Thesis defense Jeroen Geuze (Donders Series 160)
27 May 2014
Promotor: Prof.dr. P. Desain, copromotor: dr. J.D.R. Farquhar
Brain Computer Interfaces for Communication: Moving beyond the visual speller
This thesis is about Brain Computer Interfaces (BCIs) for Communication, specifically on how they can be improved. A BCI is a system that allows someone to control a computer by using only their brain activity. One of the best known BCIs for communication is the visual speller, which has first been developed in 1988, and has been researched intensively since then.
Improvement of the performance of an existing system, the visual speller, was investigated. By combining different manipulations of the stimuli used in the visual speller, the performance was increased. However, the visual speller was still dependent on gaze direction.
Some patient groups that would benefit from a communication BCI are not able to direct their eye gaze anymore. Therefore, a tactile speller was developed to improve the match of the BCI with the target group (patients). The results were compared with existing visual speller paradigms in terms of classification performance and elicited ERPs. It was shown that it is possible to use a tactile speller for communication. The tactile speller provides a useful alternative to the visual speller, especially for people whose eye gaze is impaired.
The next improvement was to move towards more natural communication. First semantic priming was investigated. Semantic Priming could be used to traverse a semantic network and determine which word a person has in mind. By using machine learning techniques it is possible to analyse and classify short traces of brain activity, which could, for example, be used to build a Brain Computer Interface (BCI). It was shown that semantic priming can be detected significantly above chance level for all subjects.

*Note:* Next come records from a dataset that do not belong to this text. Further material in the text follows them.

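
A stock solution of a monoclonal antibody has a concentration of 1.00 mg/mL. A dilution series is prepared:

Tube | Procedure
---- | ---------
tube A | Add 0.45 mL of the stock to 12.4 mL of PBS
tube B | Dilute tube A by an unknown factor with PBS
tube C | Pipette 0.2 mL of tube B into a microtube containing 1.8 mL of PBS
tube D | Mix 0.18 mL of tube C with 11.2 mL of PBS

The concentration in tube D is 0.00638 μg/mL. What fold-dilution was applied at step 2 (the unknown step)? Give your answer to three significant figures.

8.68-fold

Step 1: 0.45 mL + 12.4 mL = 12.85 mL total → factor 12.85/0.45 = 28.556
Step 2: unknown factor x
Step 3: 0.2 mL + 1.8 mL = 2 mL total → factor 2/0.2 = 10
Step 4: 0.18 mL + 11.2 mL = 11.38 mL total → factor 11.38/0.18 = 63.222
Product of known-step factors = 18053
Overall factor = 1.00 mg/mL / (0.00638 μg/mL) = 1.5674 × 10^5
x = 1.5674 × 10^5 / 18053 = 8.68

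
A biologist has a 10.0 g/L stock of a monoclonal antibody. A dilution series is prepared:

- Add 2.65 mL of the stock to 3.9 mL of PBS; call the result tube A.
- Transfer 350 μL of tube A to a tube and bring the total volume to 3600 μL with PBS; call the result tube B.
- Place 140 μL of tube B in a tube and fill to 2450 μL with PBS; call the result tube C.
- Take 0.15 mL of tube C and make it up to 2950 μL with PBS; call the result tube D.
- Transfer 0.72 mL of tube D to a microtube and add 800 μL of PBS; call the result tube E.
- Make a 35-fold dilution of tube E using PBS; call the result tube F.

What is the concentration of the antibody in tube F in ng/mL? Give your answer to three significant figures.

15.5 ng/mL

Step 1: 2.65 mL + 3.9 mL = 6.55 mL total → factor 6.55/2.65 = 2.4717
Step 2: 350 μL brought to 3600 μL → factor 3600/350 = 10.286
Step 3: 140 μL brought to 2450 μL → factor 2450/140 = 17.5
Step 4: 0.15 mL brought to 2950 μL → factor 2.95/0.15 = 19.667
Step 5: 0.72 mL + 800 μL = 1.52 mL total → factor 1.52/0.72 = 2.1111
Step 6: 35-fold → factor 35
Overall dilution factor = 2.4717 × 10.286 × 17.5 × 19.667 × 2.1111 × 35 = 6.4651 × 10^5
Final = 10.0 g/L / 6.4651 × 10^5 = 1.547 × 10^-5 g/L = 15.5 ng/mL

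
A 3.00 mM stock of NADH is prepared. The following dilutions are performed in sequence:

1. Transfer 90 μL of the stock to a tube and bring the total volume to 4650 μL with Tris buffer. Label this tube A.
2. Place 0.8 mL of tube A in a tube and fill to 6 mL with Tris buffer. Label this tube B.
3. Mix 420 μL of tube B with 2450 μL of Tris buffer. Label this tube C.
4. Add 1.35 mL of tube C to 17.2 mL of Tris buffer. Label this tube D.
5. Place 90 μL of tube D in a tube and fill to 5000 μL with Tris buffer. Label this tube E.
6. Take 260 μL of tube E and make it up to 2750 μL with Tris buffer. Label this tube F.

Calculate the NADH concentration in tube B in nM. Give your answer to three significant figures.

Step 1: 90 μL brought to 4650 μL → factor 4650/90 = 51.667
Step 2: 0.8 mL brought to 6 mL → factor 6/0.8 = 7.5
Dilution factor through tube B = 51.667 × 7.5 = 387.5
[tube B] = 3.00 mM / 387.5 = 0.007742 mM = 7.74 × 10^3 nM

7.74 × 10^3 nM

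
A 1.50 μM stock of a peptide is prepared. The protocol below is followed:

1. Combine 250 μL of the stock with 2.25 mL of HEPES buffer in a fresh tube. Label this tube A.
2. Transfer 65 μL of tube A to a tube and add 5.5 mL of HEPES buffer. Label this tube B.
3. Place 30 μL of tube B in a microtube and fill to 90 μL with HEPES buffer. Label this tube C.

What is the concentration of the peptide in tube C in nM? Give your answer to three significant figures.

Step 1: 250 μL + 2.25 mL = 2500 μL total → factor 2500/250 = 10
Step 2: 65 μL + 5.5 mL = 5565 μL total → factor 5565/65 = 85.615
Step 3: 30 μL brought to 90 μL → factor 90/30 = 3
Overall dilution factor = 10 × 85.615 × 3 = 2568.5
Final = 1.50 μM / 2568.5 = 0.0005840 μM = 0.584 nM

0.584 nM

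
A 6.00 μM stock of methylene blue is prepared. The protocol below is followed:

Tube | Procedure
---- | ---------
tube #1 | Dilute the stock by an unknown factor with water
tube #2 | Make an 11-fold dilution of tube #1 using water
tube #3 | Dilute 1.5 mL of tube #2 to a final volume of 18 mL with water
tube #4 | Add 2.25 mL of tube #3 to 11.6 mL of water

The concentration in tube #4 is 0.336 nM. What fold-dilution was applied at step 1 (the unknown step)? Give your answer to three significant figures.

22.0-fold

Step 1: unknown factor x
Step 2: 11-fold → factor 11
Step 3: 1.5 mL brought to 18 mL → factor 18/1.5 = 12
Step 4: 2.25 mL + 11.6 mL = 13.85 mL total → factor 13.85/2.25 = 6.1556
Product of known-step factors = 812.53
Overall factor = 6.00 μM / (0.336 nM) = 17857
x = 17857 / 812.53 = 22.0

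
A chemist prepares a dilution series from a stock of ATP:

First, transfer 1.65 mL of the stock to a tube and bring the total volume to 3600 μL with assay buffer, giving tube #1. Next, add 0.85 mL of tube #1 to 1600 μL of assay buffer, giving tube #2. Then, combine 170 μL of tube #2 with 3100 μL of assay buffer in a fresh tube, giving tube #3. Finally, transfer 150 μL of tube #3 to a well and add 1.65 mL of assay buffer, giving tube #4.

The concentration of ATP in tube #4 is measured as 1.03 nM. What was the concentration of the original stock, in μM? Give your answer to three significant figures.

1.50 μM

Step 1: 1.65 mL brought to 3600 μL → factor 3.6/1.65 = 2.1818
Step 2: 0.85 mL + 1600 μL = 2.45 mL total → factor 2.45/0.85 = 2.8824
Step 3: 170 μL + 3100 μL = 3270 μL total → factor 3270/170 = 19.235
Step 4: 150 μL + 1.65 mL = 1800 μL total → factor 1800/150 = 12
Overall dilution factor = 2.1818 × 2.8824 × 19.235 × 12 = 1451.6
Stock = 1.03 nM × 1451.6 = 1495 nM = 1.50 μM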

Next, A BCI based on semantic relations was investigated. The BCI determines which word a subject has in mind by presenting probe words using an intelligent algorithm. Subjects indicate when a presented probe word is related to the word they have in mind by a single finger tap. The detection of the neural signal associated with this movement is used to decode the target word. It was shown that an intelligent algorithm used to present the probe words has a significantly higher performance than a random selection of probes. Simulations demonstrate that the BCI also works with larger vocabulary sizes, and the performance scales logarithmically with vocabulary size.

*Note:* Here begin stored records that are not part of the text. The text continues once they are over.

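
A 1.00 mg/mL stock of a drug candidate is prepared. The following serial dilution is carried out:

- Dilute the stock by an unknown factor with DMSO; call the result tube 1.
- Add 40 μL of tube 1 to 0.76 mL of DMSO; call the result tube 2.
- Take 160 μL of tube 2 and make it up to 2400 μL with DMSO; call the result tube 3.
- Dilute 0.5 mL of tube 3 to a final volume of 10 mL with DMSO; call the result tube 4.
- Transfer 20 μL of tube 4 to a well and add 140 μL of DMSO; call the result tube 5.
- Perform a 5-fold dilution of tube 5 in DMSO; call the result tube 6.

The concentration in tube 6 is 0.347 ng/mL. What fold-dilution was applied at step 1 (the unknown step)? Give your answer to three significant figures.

12.0-fold

Step 1: unknown factor x
Step 2: 40 μL + 0.76 mL = 800 μL total → factor 800/40 = 20
Step 3: 160 μL brought to 2400 μL → factor 2400/160 = 15
Step 4: 0.5 mL brought to 10 mL → factor 10/0.5 = 20
Step 5: 20 μL + 140 μL = 160 μL total → factor 160/20 = 8
Step 6: 5-fold → factor 5
Product of known-step factors = 2.4 × 10^5
Overall factor = 1.00 mg/mL / (0.347 ng/mL) = 2.8818 × 10^6
x = 2.8818 × 10^6 / 2.4 × 10^5 = 12.0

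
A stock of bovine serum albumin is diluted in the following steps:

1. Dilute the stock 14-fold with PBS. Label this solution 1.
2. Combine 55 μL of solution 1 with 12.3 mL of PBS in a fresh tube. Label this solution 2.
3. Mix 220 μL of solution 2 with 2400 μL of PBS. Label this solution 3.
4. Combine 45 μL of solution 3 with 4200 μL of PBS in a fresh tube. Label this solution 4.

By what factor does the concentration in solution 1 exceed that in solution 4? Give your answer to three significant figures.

Step 1: 14-fold → factor 14
Step 2: 55 μL + 12.3 mL = 12355 μL total → factor 12355/55 = 224.64
Step 3: 220 μL + 2400 μL = 2620 μL total → factor 2620/220 = 11.909
Step 4: 45 μL + 4200 μL = 4245 μL total → factor 4245/45 = 94.333
Dilution factor to solution 1 = 14; to solution 4 = 3.5331 × 10^6
[solution 1]/[solution 4] = (factor to solution 4)/(factor to solution 1) = 3.5331 × 10^6/14 = 2.52 × 10^5

2.52 × 10^5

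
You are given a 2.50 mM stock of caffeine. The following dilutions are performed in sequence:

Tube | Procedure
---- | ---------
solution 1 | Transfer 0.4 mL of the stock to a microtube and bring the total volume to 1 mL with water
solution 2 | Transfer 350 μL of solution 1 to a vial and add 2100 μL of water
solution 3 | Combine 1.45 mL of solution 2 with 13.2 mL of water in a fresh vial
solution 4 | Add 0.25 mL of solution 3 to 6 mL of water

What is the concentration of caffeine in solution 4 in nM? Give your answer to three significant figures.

Step 1: 0.4 mL brought to 1 mL → factor 1/0.4 = 2.5
Step 2: 350 μL + 2100 μL = 2450 μL total → factor 2450/350 = 7
Step 3: 1.45 mL + 13.2 mL = 14.65 mL total → factor 14.65/1.45 = 10.103
Step 4: 0.25 mL + 6 mL = 6.25 mL total → factor 6.25/0.25 = 25
Overall dilution factor = 2.5 × 7 × 10.103 × 25 = 4420.3
Final = 2.50 mM / 4420.3 = 0.0005656 mM = 566 nM

566 nM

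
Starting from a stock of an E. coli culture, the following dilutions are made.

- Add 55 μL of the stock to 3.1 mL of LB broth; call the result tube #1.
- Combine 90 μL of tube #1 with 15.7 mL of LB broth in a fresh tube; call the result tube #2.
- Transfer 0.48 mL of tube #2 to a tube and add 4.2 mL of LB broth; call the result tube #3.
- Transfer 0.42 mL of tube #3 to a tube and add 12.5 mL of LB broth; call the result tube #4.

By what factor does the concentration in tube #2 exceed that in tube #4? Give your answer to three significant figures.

300

Step 1: 55 μL + 3.1 mL = 3155 μL total → factor 3155/55 = 57.364
Step 2: 90 μL + 15.7 mL = 15790 μL total → factor 15790/90 = 175.44
Step 3: 0.48 mL + 4.2 mL = 4.68 mL total → factor 4.68/0.48 = 9.75
Step 4: 0.42 mL + 12.5 mL = 12.92 mL total → factor 12.92/0.42 = 30.762
Dilution factor to tube #2 = 10064; to tube #4 = 3.0185 × 10^6
[tube #2]/[tube #4] = (factor to tube #4)/(factor to tube #2) = 3.0185 × 10^6/10064 = 300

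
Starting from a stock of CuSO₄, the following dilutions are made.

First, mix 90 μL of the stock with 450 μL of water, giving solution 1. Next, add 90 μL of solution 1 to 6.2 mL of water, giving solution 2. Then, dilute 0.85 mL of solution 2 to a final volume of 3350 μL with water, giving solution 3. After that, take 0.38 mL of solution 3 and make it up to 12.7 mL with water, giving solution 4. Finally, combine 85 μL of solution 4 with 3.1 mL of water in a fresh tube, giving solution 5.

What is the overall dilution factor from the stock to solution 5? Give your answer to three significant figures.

Step 1: 90 μL + 450 μL = 540 μL total → factor 540/90 = 6
Step 2: 90 μL + 6.2 mL = 6290 μL total → factor 6290/90 = 69.889
Step 3: 0.85 mL brought to 3350 μL → factor 3.35/0.85 = 3.9412
Step 4: 0.38 mL brought to 12.7 mL → factor 12.7/0.38 = 33.421
Step 5: 85 μL + 3.1 mL = 3185 μL total → factor 3185/85 = 37.471
Overall dilution factor = 6 × 69.889 × 3.9412 × 33.421 × 37.471 = 2.0696 × 10^6

2.07 × 10^6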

This thesis has shown some possible improvements, by using better stimulus encoding, using more appropriate stimulus modalities or trying to detect higher level cognitive concepts. Whilst all of these approaches show some promise, none was the 'silver bullet' which would make useable BCIs a reality. In fact whilst it is clear that patient BCIs will be useful in the next few years, it is also clear that much more work is needed before they represent a viable alternative communication modality for the majority of patients and can be moved out of the lab and into the homes of users in need.